Unable to reserve port: Permission denied

Kurt Pfeifle kpfeifle at danka.de
Fri Mar 30 01:47:07 PDT 2007


> Hi,
>
> I used to be able to print via CUPS previously but recently after a recent automatic update by yum-updatesd, I cannot print anymore. Instead, when I look into the file /var/log/cups/error_log, I get the error message:
> Unable to reserve port: Permission denied. I try to delete and define the printer again but still it could not print.
>
> My printer is connected via parallet port to an SMC Barricade Broadband router which also acts as a LPD print server. I have another PC running windows and I have no problem problem printing to the printer from that PC via the same SMC Barricade router. There has been no change in any hardware or network settings.
>
> I am using Fedora Core 6 kernel 2.6.20-1.2933.
>
> The various CUPS RPM installed are:
> libgnomecups-0.2.2-8
> cups-1.2.7-1.8.fc6
> hal-cups-utils-0.6.5-1.fc6
> cups-libs-1.2.7-1.8.fc6
>
> Please help. Thanks.


This is not a CUPS bug.

Some other process is stealing port 631 (unless you configured CUPS to use a non-standard port) before cupsd can get it. 631 is a "well-known" port, reserved by IANA for IPP (Internet Printing Protocol).

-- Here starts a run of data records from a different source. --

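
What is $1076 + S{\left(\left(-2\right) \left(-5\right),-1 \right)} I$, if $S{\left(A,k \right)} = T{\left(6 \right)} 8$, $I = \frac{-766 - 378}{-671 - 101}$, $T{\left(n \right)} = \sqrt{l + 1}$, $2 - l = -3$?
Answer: $1076 + \frac{2288 \sqrt{6}}{193} \approx 1105.0$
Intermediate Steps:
$l = 5$ ($l = 2 - -3 = 2 + 3 = 5$)
$T{\left(n \right)} = \sqrt{6}$ ($T{\left(n \right)} = \sqrt{5 + 1} = \sqrt{6}$)
$I = \frac{286}{193}$ ($I = - \frac{1144}{-772} = \left(-1144\right) \left(- \frac{1}{772}\right) = \frac{286}{193} \approx 1.4819$)
$S{\left(A,k \right)} = 8 \sqrt{6}$ ($S{\left(A,k \right)} = \sqrt{6} \cdot 8 = 8 \sqrt{6}$)
$1076 + S{\left(\left(-2\right) \left(-5\right),-1 \right)} I = 1076 + 8 \sqrt{6} \cdot \frac{286}{193} = 1076 + \frac{2288 \sqrt{6}}{193}$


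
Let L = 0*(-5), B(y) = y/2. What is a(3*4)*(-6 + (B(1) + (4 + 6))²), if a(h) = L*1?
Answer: 0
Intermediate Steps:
B(y) = y/2 (B(y) = y*(½) = y/2)
L = 0
a(h) = 0 (a(h) = 0*1 = 0)
a(3*4)*(-6 + (B(1) + (4 + 6))²) = 0*(-6 + ((½)*1 + (4 + 6))²) = 0*(-6 + (½ + 10)²) = 0*(-6 + (21/2)²) = 0*(-6 + 441/4) = 0*(417/4) = 0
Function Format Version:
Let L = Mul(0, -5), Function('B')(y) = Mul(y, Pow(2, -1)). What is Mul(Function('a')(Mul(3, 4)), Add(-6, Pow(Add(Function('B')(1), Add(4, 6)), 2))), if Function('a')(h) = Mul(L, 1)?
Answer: 0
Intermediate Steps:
Function('B')(y) = Mul(Rational(1, 2), y) (Function('B')(y) = Mul(y, Rational(1, 2)) = Mul(Rational(1, 2), y))
L = 0
Function('a')(h) = 0 (Function('a')(h) = Mul(0, 1) = 0)
Mul(Function('a')(Mul(3, 4)), Add(-6, Pow(Add(Function('B')(1), Add(4, 6)), 2))) = Mul(0, Add(-6, Pow(Add(Mul(Rational(1, 2), 1), Add(4, 6)), 2))) = Mul(0, Add(-6, Pow(Add(Rational(1, 2), 10), 2))) = Mul(0, Add(-6, Pow(Rational(21, 2), 2))) = Mul(0, Add(-6, Rational(441, 4))) = Mul(0, Rational(417, 4)) = 0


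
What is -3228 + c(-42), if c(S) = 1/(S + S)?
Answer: -271153/84 ≈ -3228.0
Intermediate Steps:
c(S) = 1/(2*S)
-3228 + c(-42) = -3228 + (½)/(-42) = -3228 + (½)*(-1/42) = -3228 - 1/84 = -271153/84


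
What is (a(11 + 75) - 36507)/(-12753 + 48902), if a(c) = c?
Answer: -36421/36149 ≈ -1.0075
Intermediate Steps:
(a(11 + 75) - 36507)/(-12753 + 48902) = ((11 + 75) - 36507)/(-12753 + 48902) = (86 - 36507)/36149 = -36421*1/36149 = -36421/36149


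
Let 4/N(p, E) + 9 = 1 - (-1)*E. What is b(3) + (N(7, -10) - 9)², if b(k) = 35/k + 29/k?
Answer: 8617/81 ≈ 106.38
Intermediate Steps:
N(p, E) = 4/(-8 + E) (N(p, E) = 4/(-9 + (1 - (-1)*E)) = 4/(-9 + (1 + E)) = 4/(-8 + E))
b(k) = 64/k
b(3) + (N(7, -10) - 9)² = 64/3 + (4/(-8 - 10) - 9)² = 64*(⅓) + (4/(-18) - 9)² = 64/3 + (4*(-1/18) - 9)² = 64/3 + (-2/9 - 9)² = 64/3 + (-83/9)² = 64/3 + 6889/81 = 8617/81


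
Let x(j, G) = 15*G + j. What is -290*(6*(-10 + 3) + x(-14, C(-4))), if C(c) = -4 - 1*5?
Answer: 55390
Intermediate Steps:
C(c) = -9 (C(c) = -4 - 5 = -9)
x(j, G) = j + 15*G
-290*(6*(-10 + 3) + x(-14, C(-4))) = -290*(6*(-10 + 3) + (-14 + 15*(-9))) = -290*(6*(-7) + (-14 - 135)) = -290*(-42 - 149) = -290*(-191) = 55390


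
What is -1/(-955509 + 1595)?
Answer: 1/953914 ≈ 1.0483e-6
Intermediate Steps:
-1/(-955509 + 1595) = -1/(-953914) = -1*(-1/953914) = 1/953914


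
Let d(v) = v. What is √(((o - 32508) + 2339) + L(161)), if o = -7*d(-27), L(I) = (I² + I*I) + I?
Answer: 3*√2447 ≈ 148.40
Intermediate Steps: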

To find out which process that is, try this command:

    lsof -i :631 | egrep -i '(UDP|LISTEN)'

The "name service caching daemon" nscd is known to sometimes behave like that on some systems.

A potential fix would be to change the order the daemons are started up on your system to make sure cupsd can get its port before any other service occupies it.

A quick'n' dirty workaround could be to give CUPS a different port (like 10631) on your local system; but this is only adviceable if your system is self-containing as far as printing is concerned (if it does not share out its printer to other workstations, and if it does not use an external print server ["printer browsing"] -- otherwise you'd have to change these systems as well).